(CNN) -- No evidence has surfaced of an explosion aboard a UPS cargo plane that crashed in Dubai last September, officials in the United Arab Emirates said Saturday.
But UAE authorities are seriously looking into a claim by a militant group that it was responsible for bringing the plane down.
Al Qaeda in the Arabian Peninsula, the Yemen-based arm of the al Qaeda terrorist network, claimed responsibility on Friday for the September 3 crash, which killed two pilots aboard, and last week's foiled plot to send parcel bombs to U.S. synagogues.
"The investigators did not report any explosion, only a fire in the cabin," Dahi Khalfan Tamim, Dubai's police chief, told CNN on Saturday. "Dubai police investigations revealed that an explosive parcel would have blown up the plane into pieces."
WAM, the United Arab Emirates News Agency, quotes the UAE's General Civil Aviation Authority on Saturday as saying that probe did not uncover evidence of a blast on board.
However, the authority said, officials are taking the claim seriously and it is under investigation.
Investigators said earlier this month they had failed to turn up any evidence that terrorism was involved in that crash, which killed the two pilots aboard, according to a U.S. government official.
About 45 minutes after UPS Flight 6 departed Dubai International Airport for Cologne, Germany, the crew declared an emergency due to smoke in the cockpit. They asked to return to Dubai, but shortly before the plane could get to the airport, it crashed.
Officials in the United Arab Emirates have said -- and a U.S. official confirmed -- that the plane's cockpit voice recorder has been examined and nothing on it indicates an explosion. Explosions have distinctive sound signatures, and that would have been recorded on the device, the official said.

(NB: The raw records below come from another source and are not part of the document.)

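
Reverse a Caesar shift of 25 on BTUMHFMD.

CUVNIGNE

B(1): 1−25=-24≡2 → C
T(19): 19−25=-6≡20 → U
U(20): 20−25=-5≡21 → V
M(12): 12−25=-13≡13 → N
H(7): 7−25=-18≡8 → I
F(5): 5−25=-20≡6 → G
M(12): 12−25=-13≡13 → N
D(3): 3−25=-22≡4 → E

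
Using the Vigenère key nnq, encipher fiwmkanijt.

svmzxqavzg

Repeat the key across the message: nnqnnqnnqn
f(5)+n(13): 18 → s
i(8)+n(13): 21 → v
w(22)+q(16): 38≡12 → m
m(12)+n(13): 25 → z
k(10)+n(13): 23 → x
a(0)+q(16): 16 → q
n(13)+n(13): 26≡0 → a
i(8)+n(13): 21 → v
j(9)+q(16): 25 → z
t(19)+n(13): 32≡6 → g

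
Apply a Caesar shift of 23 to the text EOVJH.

BLSGE

E(4): 4+23=27≡1 → B
O(14): 14+23=37≡11 → L
V(21): 21+23=44≡18 → S
J(9): 9+23=32≡6 → G
H(7): 7+23=30≡4 → E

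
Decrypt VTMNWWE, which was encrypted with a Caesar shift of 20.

BZSTCCK

V(21): 21−20=1 → B
T(19): 19−20=-1≡25 → Z
M(12): 12−20=-8≡18 → S
N(13): 13−20=-7≡19 → T
W(22): 22−20=2 → C
W(22): 22−20=2 → C
E(4): 4−20=-16≡10 → K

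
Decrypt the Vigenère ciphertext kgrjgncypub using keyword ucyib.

qetbftaahth

Repeat the key across the ciphertext: ucyibucyibu
k(10)−u(20): -10≡16 → q
g(6)−c(2): 4 → e
r(17)−y(24): -7≡19 → t
j(9)−i(8): 1 → b
g(6)−b(1): 5 → f
n(13)−u(20): -7≡19 → t
c(2)−c(2): 0 → a
y(24)−y(24): 0 → a
p(15)−i(8): 7 → h
u(20)−b(1): 19 → t
b(1)−u(20): -19≡7 → h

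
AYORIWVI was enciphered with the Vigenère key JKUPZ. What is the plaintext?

Repeat the key across the ciphertext: JKUPZJKU
A(0)−J(9): -9≡17 → R
Y(24)−K(10): 14 → O
O(14)−U(20): -6≡20 → U
R(17)−P(15): 2 → C
I(8)−Z(25): -17≡9 → J
W(22)−J(9): 13 → N
V(21)−K(10): 11 → L
I(8)−U(20): -12≡14 → O

ROUCJNLO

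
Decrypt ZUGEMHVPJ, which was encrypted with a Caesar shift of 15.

KFRPXSGAU

Z(25): 25−15=10 → K
U(20): 20−15=5 → F
G(6): 6−15=-9≡17 → R
E(4): 4−15=-11≡15 → P
M(12): 12−15=-3≡23 → X
H(7): 7−15=-8≡18 → S
V(21): 21−15=6 → G
P(15): 15−15=0 → A
J(9): 9−15=-6≡20 → U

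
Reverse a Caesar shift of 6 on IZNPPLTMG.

I(8): 8−6=2 → C
Z(25): 25−6=19 → T
N(13): 13−6=7 → H
P(15): 15−6=9 → J
P(15): 15−6=9 → J
L(11): 11−6=5 → F
T(19): 19−6=13 → N
M(12): 12−6=6 → G
G(6): 6−6=0 → A

CTHJJFNGA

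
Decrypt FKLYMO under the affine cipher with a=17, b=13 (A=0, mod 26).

YJGTDX

The inverse of 17 mod 26 is 23, since 17·23=391≡1. Apply D(y)=23·(y−13) mod 26:
F(5): 23·(5−13)=-184≡24 → Y
K(10): 23·(10−13)=-69≡9 → J
L(11): 23·(11−13)=-46≡6 → G
Y(24): 23·(24−13)=253≡19 → T
M(12): 23·(12−13)=-23≡3 → D
O(14): 23·(14−13)=23 → X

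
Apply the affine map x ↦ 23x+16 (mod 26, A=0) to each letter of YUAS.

Y(24): 23·24+16=568≡22 → W
U(20): 23·20+16=476≡8 → I
A(0): 23·0+16=16 → Q
S(18): 23·18+16=430≡14 → O

WIQO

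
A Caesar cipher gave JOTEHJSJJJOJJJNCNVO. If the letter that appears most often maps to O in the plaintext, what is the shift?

The most frequent ciphertext letter is J (appears 8 times).
J is position 9; O is position 14.
Shift = -5≡21.

21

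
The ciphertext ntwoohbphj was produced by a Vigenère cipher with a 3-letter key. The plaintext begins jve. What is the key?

Subtract each crib letter from the matching ciphertext letter (mod 26):
n(13)−j(9)=4 → e
t(19)−v(21)=-2≡24 → y
w(22)−e(4)=18 → s

eys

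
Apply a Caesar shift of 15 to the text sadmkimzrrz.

hpsbzxboggo

s(18): 18+15=33≡7 → h
a(0): 0+15=15 → p
d(3): 3+15=18 → s
m(12): 12+15=27≡1 → b
k(10): 10+15=25 → z
i(8): 8+15=23 → x
m(12): 12+15=27≡1 → b
z(25): 25+15=40≡14 → o
r(17): 17+15=32≡6 → g
r(17): 17+15=32≡6 → g
z(25): 25+15=40≡14 → o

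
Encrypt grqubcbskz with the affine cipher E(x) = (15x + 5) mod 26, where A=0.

raltujupzq

g(6): 15·6+5=95≡17 → r
r(17): 15·17+5=260≡0 → a
q(16): 15·16+5=245≡11 → l
u(20): 15·20+5=305≡19 → t
b(1): 15·1+5=20 → u
c(2): 15·2+5=35≡9 → j
b(1): 15·1+5=20 → u
s(18): 15·18+5=275≡15 → p
k(10): 15·10+5=155≡25 → z
z(25): 15·25+5=380≡16 → q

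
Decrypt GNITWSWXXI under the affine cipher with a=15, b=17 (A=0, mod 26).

The inverse of 15 mod 26 is 7, since 15·7=105≡1. Apply D(y)=7·(y−17) mod 26:
G(6): 7·(6−17)=-77≡1 → B
N(13): 7·(13−17)=-28≡24 → Y
I(8): 7·(8−17)=-63≡15 → P
T(19): 7·(19−17)=14 → O
W(22): 7·(22−17)=35≡9 → J
S(18): 7·(18−17)=7 → H
W(22): 7·(22−17)=35≡9 → J
X(23): 7·(23−17)=42≡16 → Q
X(23): 7·(23−17)=42≡16 → Q
I(8): 7·(8−17)=-63≡15 → P

BYPOJHJQQP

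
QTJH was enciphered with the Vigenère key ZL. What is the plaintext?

RIKW

Repeat the key across the ciphertext: ZLZL
Q(16)−Z(25): -9≡17 → R
T(19)−L(11): 8 → I
J(9)−Z(25): -16≡10 → K
H(7)−L(11): -4≡22 → W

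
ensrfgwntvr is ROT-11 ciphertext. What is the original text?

e(4): 4−11=-7≡19 → t
n(13): 13−11=2 → c
s(18): 18−11=7 → h
r(17): 17−11=6 → g
f(5): 5−11=-6≡20 → u
g(6): 6−11=-5≡21 → v
w(22): 22−11=11 → l
n(13): 13−11=2 → c
t(19): 19−11=8 → i
v(21): 21−11=10 → k
r(17): 17−11=6 → g

tchguvlcikg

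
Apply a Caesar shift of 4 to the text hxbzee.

h(7): 7+4=11 → l
x(23): 23+4=27≡1 → b
b(1): 1+4=5 → f
z(25): 25+4=29≡3 → d
e(4): 4+4=8 → i
e(4): 4+4=8 → i

lbfdii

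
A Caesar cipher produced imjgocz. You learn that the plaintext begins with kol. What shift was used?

24

From the crib: i(8)−k(10)=-2≡24, so the shift is 24.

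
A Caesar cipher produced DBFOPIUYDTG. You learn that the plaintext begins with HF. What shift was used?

From the crib: D(3)−H(7)=-4≡22, so the shift is 22.

22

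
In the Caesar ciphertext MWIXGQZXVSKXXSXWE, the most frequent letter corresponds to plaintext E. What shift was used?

19

The most frequent ciphertext letter is X (appears 5 times).
X is position 23; E is position 4.
Shift = 19.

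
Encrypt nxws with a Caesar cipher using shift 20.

hrqm

n(13): 13+20=33≡7 → h
x(23): 23+20=43≡17 → r
w(22): 22+20=42≡16 → q
s(18): 18+20=38≡12 → m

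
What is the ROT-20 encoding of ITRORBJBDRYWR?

I(8): 8+20=28≡2 → C
T(19): 19+20=39≡13 → N
R(17): 17+20=37≡11 → L
O(14): 14+20=34≡8 → I
R(17): 17+20=37≡11 → L
B(1): 1+20=21 → V
J(9): 9+20=29≡3 → D
B(1): 1+20=21 → V
D(3): 3+20=23 → X
R(17): 17+20=37≡11 → L
Y(24): 24+20=44≡18 → S
W(22): 22+20=42≡16 → Q
R(17): 17+20=37≡11 → L

CNLILVDVXLSQL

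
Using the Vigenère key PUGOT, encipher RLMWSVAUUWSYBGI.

GFSKLKUAIPHSHUB

Repeat the key across the message: PUGOTPUGOTPUGOT
R(17)+P(15): 32≡6 → G
L(11)+U(20): 31≡5 → F
M(12)+G(6): 18 → S
W(22)+O(14): 36≡10 → K
S(18)+T(19): 37≡11 → L
V(21)+P(15): 36≡10 → K
A(0)+U(20): 20 → U
U(20)+G(6): 26≡0 → A
U(20)+O(14): 34≡8 → I
W(22)+T(19): 41≡15 → P
S(18)+P(15): 33≡7 → H
Y(24)+U(20): 44≡18 → S
B(1)+G(6): 7 → H
G(6)+O(14): 20 → U
I(8)+T(19): 27≡1 → B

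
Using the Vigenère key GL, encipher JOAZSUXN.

PZGKYFDY

Repeat the key across the message: GLGLGLGL
J(9)+G(6): 15 → P
O(14)+L(11): 25 → Z
A(0)+G(6): 6 → G
Z(25)+L(11): 36≡10 → K
S(18)+G(6): 24 → Y
U(20)+L(11): 31≡5 → F
X(23)+G(6): 29≡3 → D
N(13)+L(11): 24 → Y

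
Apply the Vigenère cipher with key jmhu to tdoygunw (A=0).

cpvspguq

Repeat the key across the message: jmhujmhu
t(19)+j(9): 28≡2 → c
d(3)+m(12): 15 → p
o(14)+h(7): 21 → v
y(24)+u(20): 44≡18 → s
g(6)+j(9): 15 → p
u(20)+m(12): 32≡6 → g
n(13)+h(7): 20 → u
w(22)+u(20): 42≡16 → q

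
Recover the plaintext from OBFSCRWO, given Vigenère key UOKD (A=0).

Repeat the key across the ciphertext: UOKDUOKD
O(14)−U(20): -6≡20 → U
B(1)−O(14): -13≡13 → N
F(5)−K(10): -5≡21 → V
S(18)−D(3): 15 → P
C(2)−U(20): -18≡8 → I
R(17)−O(14): 3 → D
W(22)−K(10): 12 → M
O(14)−D(3): 11 → L

UNVPIDML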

The UAE said it has "eliminated the possibility of an onboard explosion, following a detailed onsite investigation of the wreckage."
White House counterterrorism chief John Brennan said Sunday that the United States is "looking very carefully" at the September crash to see if it could be related to the recent terror threat involving cargo aircraft.
A U.S. counterterrorism official said Friday that while "there are very strong indications that AQAP was responsible for plotting last week's disrupted cargo plane plot ... we can't confirm at this point their claims about the early September incident."
The latest threat was revealed October 29 when authorities in the United Arab Emirates and Britain found two explosives-laden packages sent from Yemen that were addressed to synagogues in Chicago, Illinois.
The statement by AQAP said that since Western media did not link the September UPS plane crash to the group, "we decided not to announce it so we could carry on a similar operation."
"We did that this time using two devices, one of which was sent via the American UPS company and the other via the American FedEx company," the statement said.
The statement said its "developed bombs will allow us the opportunity to detonate them in the air or after their arrival to their ultimate destination and they are designed to pass through all detectors."